The "Jesus Christ Superstar" double LP soundtrack album with astounding photo stills from the 1973 film production was one of my fondest memories from the 1970's, and it was the first major musical I adored and revisited and listened to over and over. The film itself always seemed more obscure than the album to me and, when I saw the film during that period, it struck me with its electric energy and even more energetic songs that pulsated and rocked with such verve that their lyrics never quite escaped me. 2023 will be the 50th anniversary of this film and, though I can't say I remember the Tim Rice lyrics with the same clarity I once did, I still was put in that ethereal groove I felt back then watching yet again.
I am not sure it is the best musical ever made but it is the most emotionally sound, heartbreakingly memorable musical I've ever seen.

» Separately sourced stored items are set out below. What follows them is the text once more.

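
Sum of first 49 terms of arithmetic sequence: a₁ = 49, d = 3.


aₙ = 49 + (49-1)×3 = 193
Sₙ = n(a₁+aₙ)/2 = 49×(49+193)/2
= 49×242/2 = 5929

S_49 = 5929


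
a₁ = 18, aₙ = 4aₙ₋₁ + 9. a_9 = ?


Computing step by step:
a_1 = 18
a_2 = 81
a_3 = 333
a_4 = 1341
a_5 = 5373
a_6 = 21501
a_7 = 86013
a_8 = 344061
a_9 = 1376253


a_9 = 1376253


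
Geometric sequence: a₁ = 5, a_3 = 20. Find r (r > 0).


r^(n-1) = aₙ/a₁
r^2 = 20/5 = 4
r = 4^(1/2)
= ±2; taking r > 0 gives r = 2

r = 2


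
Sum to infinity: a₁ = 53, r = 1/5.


S∞ = a₁/(1-r) = 53/(1 - 1/5)
= 53/(4/5)
= 265/4

S∞ = 265/4


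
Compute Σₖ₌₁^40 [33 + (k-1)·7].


aₙ = 33 + (40-1)×7 = 306
Sₙ = n(a₁+aₙ)/2 = 40×(33+306)/2
= 40×339/2 = 6780

S_40 = 6780


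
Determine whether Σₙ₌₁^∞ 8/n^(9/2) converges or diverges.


p-series test: Σ c/n^p converges if p > 1, diverges if p ≤ 1 (constant c > 0 doesn't affect convergence).
p = 9/2
9/2 > 1 → CONVERGES

Converges (p = 9/2 > 1)


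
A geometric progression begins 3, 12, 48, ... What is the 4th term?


aₙ = a₁·r^(n-1)
= 3×4^3
= 3×64
= 192

a_4 = 192


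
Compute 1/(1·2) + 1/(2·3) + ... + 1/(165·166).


1/(k(k+1)) = 1/k - 1/(k+1) (partial fractions)
Telescoping: Σ = 1 - 1/166 = 165/166

Sum = 165/166


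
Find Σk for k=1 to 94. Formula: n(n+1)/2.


n(n+1)/2 = 94×95/2 = 8930/2 = 4465

Σk = 4465


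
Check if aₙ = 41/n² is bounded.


a₁ = 41, a₂ = 41/4, a₃ = 41/9, ...
0 < aₙ ≤ 41 for all n ≥ 1
The sequence IS bounded

Bounded (0 < aₙ ≤ 41)


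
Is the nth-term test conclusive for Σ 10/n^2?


lim(n→∞) 10/n^2 = 0
lim aₙ = 0 → nth-term test is INCONCLUSIVE
(Need other tests; this is actually a convergent p-series with p=2 > 1)

Inconclusive (lim aₙ = 0; need another test)


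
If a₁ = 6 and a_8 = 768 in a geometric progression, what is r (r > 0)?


r^(n-1) = aₙ/a₁
r^7 = 768/6 = 128
r = 128^(1/7)
= 2

r = 2


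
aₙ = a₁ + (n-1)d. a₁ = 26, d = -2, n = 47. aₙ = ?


aₙ = a₁ + (n-1)d
= 26 + (47-1)×-2
= 26 - 92
= -66

a_47 = -66


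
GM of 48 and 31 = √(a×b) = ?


GM = √(48×31) = √1488 = 38.5746

GM = 38.5746


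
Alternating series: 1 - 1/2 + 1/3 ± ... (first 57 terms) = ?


S = 1 - 1/2 + 1/3 - 1/4 + 1/5 - 1/6 + 1/7 - 1/8 ± ...
= 0.7018
(Full series converges to +ln(2) ≈ +0.6931)

S_57 = 0.7018


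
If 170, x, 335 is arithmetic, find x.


AM = (170 + 335)/2 = 505/2 = 252.5

AM = 252.5


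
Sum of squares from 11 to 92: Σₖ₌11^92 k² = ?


Σₖ₌11^92 k² = Σₖ₌₁^92 k² − Σₖ₌₁^10 k²
= 92·93·185/6 − 10·11·21/6
= 263810 − 385 = 263425

Σk² = 263425


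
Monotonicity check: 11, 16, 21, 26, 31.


Differences: 5, 5, 5, 5
All differences > 0 → strictly INCREASING

Monotonically increasing


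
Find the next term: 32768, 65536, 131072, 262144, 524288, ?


Pattern: powers of 2: 2ⁿ
Terms: 32768, 65536, 131072, 262144, 524288
Next term = 1048576

Next term = 1048576


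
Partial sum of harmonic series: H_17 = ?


H_17 = 1/1 + 1/2 + 1/3 + ... + 1/17
= 42142223/12252240
≈ 3.4396

H_17 = 42142223/12252240 ≈ 3.4396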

It is so memorable that I can't imagine this fervent rock opera working in any other way other than being sung yet it strangely never feels like the heartfelt lyrics are being sung, rather they are being performed with the soulful purpose of reaching out to the most jaded person and making it a spirited spiritual experience the likes of which I have not seen since. The atmosphere of its Israeli surroundings with its rocky formations, mountainous regions, outside temples with just a few barren columns and cave dwellings with a single shaft of light makes everything breathe cinematically - there are no fabricated stages with sunlit or sunset backgrounds colored in. Everything in this film feels real and in the spur of the moment as if we just happened to catch these Biblical figures in action while the story of Christ unfolds.
Sure, there may be minute flaws. Perhaps Ted Neely as a passive, shouting Messiah is not everyone's cup of tea though his anger at the money changers in the temple is understandable. The modern day trappings of Roman guards with machine guns aimed at the Apostles, who look like hippies wandering in from Woodstock, may strike some as anachronistic though levelling such a charge at the film is silly when you see they are all actors arriving by bus from the start and putting on a helluva show. There is also a comical showstopper that teeters on the edge of burlesque with Josh Mostel's flamboyant King Herod. But these are such trivialities because the whole film is a towering spiritual experience that will likely make you appreciate Jesus Christ so much more. Between Carl Anderson's Judas as the betrayer with a far sympathetic soul than we have seen before to Yvonne Elliman's amazingly transformative Mary Magdalene whose very voice carries such beauty and becalming power to Barry Dennen's somewhat sympathetic yet vicious Pontius Pilate, "Jesus Christ Superstar" also frames director Norman Jewison as one of our best directors of musicals as well having previously directed the rousing "Fiddler on the Roof." It is a shatteringly emotional and deeply electrifying experience and renews one's faith in the power of music as soul-enriching, leaving heaven on one's mind.